23 de abril. Plaça de Cal Font de Igualada. Díada de Sant Jordi.
– Recomiéndanos unos libros para mi hija. Tiene doce años. Es que todo lo que leía de Stilton se le ha quedado pequeño y ahora le aburre. ¿Qué nos puedes recomendar? Tú eres el experto.
Cuando me empecé a encargar de la sección de literatura infantil y juvenil de la librería, reconozco que había perdido todo contacto con este género desde que a los diecisiete años hiciera el salto a lo que se llama “literatura adulta”. Así que por responsabilidad profesional, decidí ponerme al día teniendo como meta final convertirme en un experto en LJ (en lo que aún sigo trabajando y espero que me lleve toda la vida para evitar acomodos lectores). Gracias a esas lecturas me libré de muchos prejuicios y redescubrí el placer de los libros de aventura.
Y todo en previsión del día en el que por la puerta entrara alguien y me pidiera que le recomendara un libro juvenil.

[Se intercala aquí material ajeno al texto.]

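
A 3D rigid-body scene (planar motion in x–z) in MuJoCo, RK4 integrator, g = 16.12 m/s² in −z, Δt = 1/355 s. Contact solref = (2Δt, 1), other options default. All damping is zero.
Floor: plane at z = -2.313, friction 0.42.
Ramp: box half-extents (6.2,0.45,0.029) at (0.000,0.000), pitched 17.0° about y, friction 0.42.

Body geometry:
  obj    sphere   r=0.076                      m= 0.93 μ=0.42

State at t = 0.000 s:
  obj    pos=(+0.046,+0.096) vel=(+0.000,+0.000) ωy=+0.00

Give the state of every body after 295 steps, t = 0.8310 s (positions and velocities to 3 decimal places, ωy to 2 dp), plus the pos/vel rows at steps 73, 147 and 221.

State at t = 0.8310 s:
  obj    pos=(+1.158,-0.244) vel=(+2.675,-0.818) ωy=+36.80

Key-timestep trajectory:
   step    t(s)  obj.x    obj.z    obj.vx   obj.vz 
     73  0.2056   +0.114  +0.075  +0.662  -0.202
    147  0.4141   +0.322  +0.011  +1.333  -0.408
    221  0.6225   +0.670  -0.095  +2.004  -0.613


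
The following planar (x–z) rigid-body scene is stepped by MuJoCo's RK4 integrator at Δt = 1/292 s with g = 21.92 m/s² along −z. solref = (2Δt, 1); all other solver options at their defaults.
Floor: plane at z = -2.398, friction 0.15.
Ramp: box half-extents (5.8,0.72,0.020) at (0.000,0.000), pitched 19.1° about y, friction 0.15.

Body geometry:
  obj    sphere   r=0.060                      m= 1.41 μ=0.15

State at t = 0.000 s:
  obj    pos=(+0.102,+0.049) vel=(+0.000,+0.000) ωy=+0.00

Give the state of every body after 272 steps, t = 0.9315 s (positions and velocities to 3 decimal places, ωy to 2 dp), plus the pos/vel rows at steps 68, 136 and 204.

State at t = 0.9315 s:
  obj    pos=(+2.203,-0.678) vel=(+4.510,-1.562) ωy=+79.53

Key-timestep trajectory:
   step    t(s)  obj.x    obj.z    obj.vx   obj.vz 
     68  0.2329   +0.233  +0.004  +1.128  -0.390
    136  0.4658   +0.627  -0.133  +2.255  -0.781
    204  0.6986   +1.284  -0.360  +3.382  -1.171


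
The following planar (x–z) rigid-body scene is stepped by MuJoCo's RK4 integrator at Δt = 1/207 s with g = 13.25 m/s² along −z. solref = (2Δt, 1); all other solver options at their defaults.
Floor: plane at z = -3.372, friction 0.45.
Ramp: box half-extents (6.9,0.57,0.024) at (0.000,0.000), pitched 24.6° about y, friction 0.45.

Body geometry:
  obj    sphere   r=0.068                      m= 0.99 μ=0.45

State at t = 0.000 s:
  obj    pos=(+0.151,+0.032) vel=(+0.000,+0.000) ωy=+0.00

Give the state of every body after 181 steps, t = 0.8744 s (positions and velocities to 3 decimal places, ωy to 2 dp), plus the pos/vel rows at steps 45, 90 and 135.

State at t = 0.8744 s:
  obj    pos=(+1.521,-0.595) vel=(+3.132,-1.434) ωy=+50.65

Key-timestep trajectory:
   step    t(s)  obj.x    obj.z    obj.vx   obj.vz 
     45  0.2174   +0.236  -0.007  +0.779  -0.357
     90  0.4348   +0.490  -0.123  +1.558  -0.713
    135  0.6522   +0.913  -0.317  +2.336  -1.070


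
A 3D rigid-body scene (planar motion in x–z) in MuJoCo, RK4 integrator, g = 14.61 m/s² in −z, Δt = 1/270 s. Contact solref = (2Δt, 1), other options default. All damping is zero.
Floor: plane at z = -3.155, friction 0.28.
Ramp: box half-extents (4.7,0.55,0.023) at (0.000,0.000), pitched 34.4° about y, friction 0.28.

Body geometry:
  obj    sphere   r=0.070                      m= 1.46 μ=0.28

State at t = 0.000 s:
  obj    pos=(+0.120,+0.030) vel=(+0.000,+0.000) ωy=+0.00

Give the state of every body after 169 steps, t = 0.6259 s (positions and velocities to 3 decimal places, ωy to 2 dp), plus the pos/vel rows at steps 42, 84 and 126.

State at t = 0.6259 s:
  obj    pos=(+1.073,-0.622) vel=(+3.045,-2.085) ωy=+52.70

Key-timestep trajectory:
   step    t(s)  obj.x    obj.z    obj.vx   obj.vz 
     42  0.1556   +0.179  -0.010  +0.757  -0.518
     84  0.3111   +0.356  -0.131  +1.514  -1.036
    126  0.4667   +0.650  -0.332  +2.270  -1.555


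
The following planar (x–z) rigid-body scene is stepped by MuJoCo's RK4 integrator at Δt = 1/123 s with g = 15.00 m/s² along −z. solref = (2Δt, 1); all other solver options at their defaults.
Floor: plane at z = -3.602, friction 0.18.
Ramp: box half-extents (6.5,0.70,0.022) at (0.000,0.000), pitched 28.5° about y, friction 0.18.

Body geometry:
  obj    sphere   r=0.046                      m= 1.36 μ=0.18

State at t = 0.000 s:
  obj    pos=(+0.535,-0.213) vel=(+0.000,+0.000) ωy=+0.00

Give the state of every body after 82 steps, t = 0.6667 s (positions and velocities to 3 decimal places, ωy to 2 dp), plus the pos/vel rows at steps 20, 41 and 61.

State at t = 0.6667 s:
  obj    pos=(+1.534,-0.755) vel=(+2.996,-1.627) ωy=+74.04

Key-timestep trajectory:
   step    t(s)  obj.x    obj.z    obj.vx   obj.vz 
     20  0.1626   +0.595  -0.245  +0.731  -0.397
     41  0.3333   +0.785  -0.349  +1.498  -0.813
     61  0.4959   +1.088  -0.513  +2.229  -1.210


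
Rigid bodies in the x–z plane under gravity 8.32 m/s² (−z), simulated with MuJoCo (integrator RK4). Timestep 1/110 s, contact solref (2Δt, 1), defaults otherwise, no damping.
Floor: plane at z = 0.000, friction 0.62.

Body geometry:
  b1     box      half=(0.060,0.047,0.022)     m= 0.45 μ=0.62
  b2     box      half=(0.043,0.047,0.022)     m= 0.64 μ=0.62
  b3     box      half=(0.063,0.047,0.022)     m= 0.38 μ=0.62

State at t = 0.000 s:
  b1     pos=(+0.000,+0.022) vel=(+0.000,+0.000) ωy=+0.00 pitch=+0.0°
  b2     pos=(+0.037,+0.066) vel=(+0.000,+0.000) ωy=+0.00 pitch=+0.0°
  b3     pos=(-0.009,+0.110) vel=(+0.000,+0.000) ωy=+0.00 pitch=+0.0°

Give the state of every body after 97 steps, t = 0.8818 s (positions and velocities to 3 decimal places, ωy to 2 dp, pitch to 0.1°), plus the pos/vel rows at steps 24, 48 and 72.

State at t = 0.8818 s:
  b1     pos=(+0.000,+0.022) vel=(+0.000,+0.000) ωy=+0.00 pitch=+0.0°
  b2     pos=(+0.037,+0.066) vel=(+0.001,+0.000) ωy=+0.00 pitch=+0.0°
  b3     pos=(-0.022,+0.102) vel=(-0.001,-0.001) ωy=+0.03 pitch=-41.8°

Key-timestep trajectory:
   step    t(s)  b1.x    b1.z    b1.vx   b1.vz   b2.x    b2.z    b2.vx   b2.vz   b3.x    b3.z    b3.vx   b3.vz 
     24  0.2182   +0.000  +0.022  +0.000  +0.000   +0.037  +0.066  +0.001  +0.000   -0.018  +0.106  -0.103  -0.058
     48  0.4364   +0.000  +0.022  +0.000  +0.000   +0.037  +0.066  +0.001  +0.000   -0.022  +0.103  -0.034  -0.013
     72  0.6545   +0.000  +0.022  +0.000  +0.000   +0.037  +0.066  +0.001  +0.000   -0.022  +0.103  -0.001  -0.001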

Si tenía que hacerlo, quería saber de lo que estaba hablando. No quería convertirme en uno de esos libreros con los que me había encontrado en mi vida que no tenían ni idea de lo que hablaban y al pedirles ayuda te endilgaban lo primero que les venía a las manos, sin consideración por la edad o los gustos del joven lector que tenían delante. Recomendar lecturas es una de las tareas que definen al librero y, para mí, una de las más importantes. Una buena recomendación hace que ganes un cliente y un lector para el resto de la vida. Día sí y día también entra en la librería gente buscando la novela de su vida, o una para pasar el rato o como regalo a una segunda o tercera persona. Y algunos se acercan al librero y le hacen la pregunta: “¿Qué me puedes recomendar?”.
Para mí lo más importante es escuchar. Pregunto qué quieren, en qué idioma, qué han leído antes, qué les ha gustado, y si quieren algo parecido o prefieren arriesgarse y cambiar de tercio. Escucho lo que me dicen y ofrezco las distintas alternativas. Doy consejos, enseño libros, busco y nunca olvido que la última palabra la tiene el cliente, no yo. Por mucho que a mí me gusten las novelas de Sergio Klein, si el cliente quiere un libro de la Meyer, pues un libro de la Meyer por mucho que me duela y me sangren las heridas.Y hablar. Y llegar a acuerdos de lecturas. Como le dije a una clienta, “me leo dos novelas de Claudia Gray si tú te lees dos novelas de Richelle Mead” (salió ganando ella porque la Gray… madre de dios… pero todo sea por una venta). Y discutir. Y compartir. Y dejarse recomendar. Porque es genial que sea el cliente el que descubra y te recomiende una novela, como me pasó con El dragón de su majestad. Y descubrir a los demás un título que a ti, como lector y librero, te ha emocionado. Recomendar e insistir en que la serie de Generación Dead es de lo mejor publicado en los últimos años y ver que poco a poco tanta insistencia obtiene sus frutos. Y, sobre todo, que jóvenes clientes entren en la tienda sólo para darte las gracias por tal o cual libro, o que te digan que si no hubiese sido porque dejé en sus manos Atrapados, de Chris Wooding, nunca se habrían envenenado de palabra impresa y ahora serían un número más en las encuestas de no lectores. Todo esto es algo satisfactorio y genial, y justifica por sí sólo las cuarenta horas semanales de duro trabajo.
Claro, que también te equivocas y aparecen clientes diciendo que el libro que les recomendaste es un horror, que no les ha gustado nada e, inevitablemente, pierden algo de confianza. No hay que olvidar que al fin y al cabo todo acaba reducido a una cuestión de gustos. Eso sí, la conciencia la tengo tranquila, porque puedo recomendar una obra que no guste, pero nunca recomendaré un mal libro.
Por cierto, al final la madre y la hija del principio de este artículo se llevaron por indicación mía El baúl de viaje, de Bianca Turetsky, Los juegos del hambre, de Suzanne Collins, y La chica del lago, de Steph Bowe. Y me sentí orgulloso de esta venta porque en los ojos de aquella joven lectora brillaba ese mítico fuego que sólo encienden los buenos libros y del que me sentí un poco responsable.